As the venue for the 2010 Commonwealth Games, New Delhi is also looking at an upgrade. India’s capital should have a new bus fleet to replace a private service blamed for more than 100 deaths a year, a subway line running between the airport and city center, and a swank athletes’ village that can subsequently be converted into private housing.
But the infrastructure push in the city of 16 million, though sorely needed, has drawn little enthusiasim and no small amount of ire toward elected officials.
The complaints range from poor project planning that caused massive traffic snarls to allegations that the games village is an environmental disaster because it was built on the flood plain of the Yamuna River. As a result, there is very limited public support for the upcoming games.
Even India’s sports minister, Mani Shankar Aiyar, has questioned the logic behind hosting the event. He places little value on the international kudos that may be won and would prefer to see the US$1.7 billion budget spent on providing better facilities for the poor.
“Whether you organize the Commonwealth Games in Delhi or in Melbourne, the state of people living in the colonies right opposite the games site [on the banks of Yamuna River] will remain the same,” Aiyar said in April ahead of a failed bid to host the 2014 Asian Games.
With such negative sentiment coming from the one person expected to champion India’s credentials as a sporting host, it’s little wonder the Olympic Council of Asia chose to go elsewhere.
Neither has the Commonwealth Games attracted much support from the leading English-language dailies. Editorials praise Beijing’s impressive infrastructure and call for similar developments in New Delhi – but minus the sports.
Part of the reason the world’s second-most-populous nation disdains the idea is that the country has won fewer than 20 medals at the Olympics since 1900, and some of these were picked up by British citizens of India. The simple fact is the country is much more focused on cricket.

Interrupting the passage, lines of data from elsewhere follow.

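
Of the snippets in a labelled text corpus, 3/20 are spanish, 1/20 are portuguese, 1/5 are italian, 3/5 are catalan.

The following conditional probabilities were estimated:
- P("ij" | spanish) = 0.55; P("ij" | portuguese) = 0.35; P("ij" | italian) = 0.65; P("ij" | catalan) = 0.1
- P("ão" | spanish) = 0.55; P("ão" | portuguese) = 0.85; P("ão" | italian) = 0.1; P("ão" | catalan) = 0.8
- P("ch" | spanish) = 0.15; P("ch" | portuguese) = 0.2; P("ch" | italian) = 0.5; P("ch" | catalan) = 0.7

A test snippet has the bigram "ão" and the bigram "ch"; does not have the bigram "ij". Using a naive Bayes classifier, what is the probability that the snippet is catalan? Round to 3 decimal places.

spanish: 0.15 × (1−0.55) × 0.55 × 0.15 = 0.00556875
portuguese: 0.05 × (1−0.35) × 0.85 × 0.2 = 0.005525
italian: 0.2 × (1−0.65) × 0.1 × 0.5 = 0.0035
catalan: 0.6 × (1−0.1) × 0.8 × 0.7 = 0.3024
P(catalan | x) = 0.3024 / 0.31699375 ≈ 0.954

0.954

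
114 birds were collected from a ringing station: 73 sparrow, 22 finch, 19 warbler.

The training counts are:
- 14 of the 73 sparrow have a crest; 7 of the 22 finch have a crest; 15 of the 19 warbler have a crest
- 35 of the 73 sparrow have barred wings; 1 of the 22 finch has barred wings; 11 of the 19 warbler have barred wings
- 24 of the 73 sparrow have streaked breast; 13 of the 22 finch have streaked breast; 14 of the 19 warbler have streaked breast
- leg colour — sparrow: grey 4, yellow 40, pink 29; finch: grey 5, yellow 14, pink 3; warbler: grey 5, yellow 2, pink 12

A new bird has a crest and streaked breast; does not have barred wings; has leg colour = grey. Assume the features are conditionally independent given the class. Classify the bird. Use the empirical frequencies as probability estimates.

warbler

sparrow: (73/114) × (14/73) × (38/73) × (24/73) × (4/73) ≈ 0.00115162
finch: (22/114) × (7/22) × (21/22) × (13/22) × (5/22) ≈ 0.00787151
warbler: (19/114) × (15/19) × (8/19) × (14/19) × (5/19) ≈ 0.0107427
Highest score → warbler.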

Federal support for dedicated training facilities or even public playgrounds is about US$280 million, which comes to about a third of a cent per person. Even though China spends more than twice this amount, India’s sporting budget is under threat. The government is concerned about its election prospects in 2009 and is looking to focus its spending on education, health care and social programs – vital in a country where almost 600 million people live on less than a dollar a day.
Still, officials in New Delhi haven’t given up hope of generating some excitement for the Commonweath Games, hinting strongly that the country’s international reputation is at stake.
Sheila Dixit, chief minister of the federal city/state, has erected billboards that count down the days to the games and launched a public awareness campaign to eradicate bad manners such as spitting or urinating in public. She is also pushing bureaucrats to clean-up roads and allow residents to offer ad-hoc bed-and-breakfast services to cover the shortage of hotel rooms.
Few in the city pay attention to these efforts and, in some cases. the public has actively turned against them. The bus and bike lanes created as part of a new traffic management plan linked to the games incurred the wrath of car drivers who suddenly found themselves with less road space. The government responded by drastically scaling back the idea.
To a degree, this situation reflects the core differences that lie at the heart of the issue.
China sold its people on the economic benefits to be derived from hosting the Olympics and the payback in terms of international prestige. India, on the other hand, is awash with dissenting voices. People like sports. but they see encouraging large-scale sporting events as elitist; the government values prestige. but recognizes the bottom line is about winning votes rather than gold medals.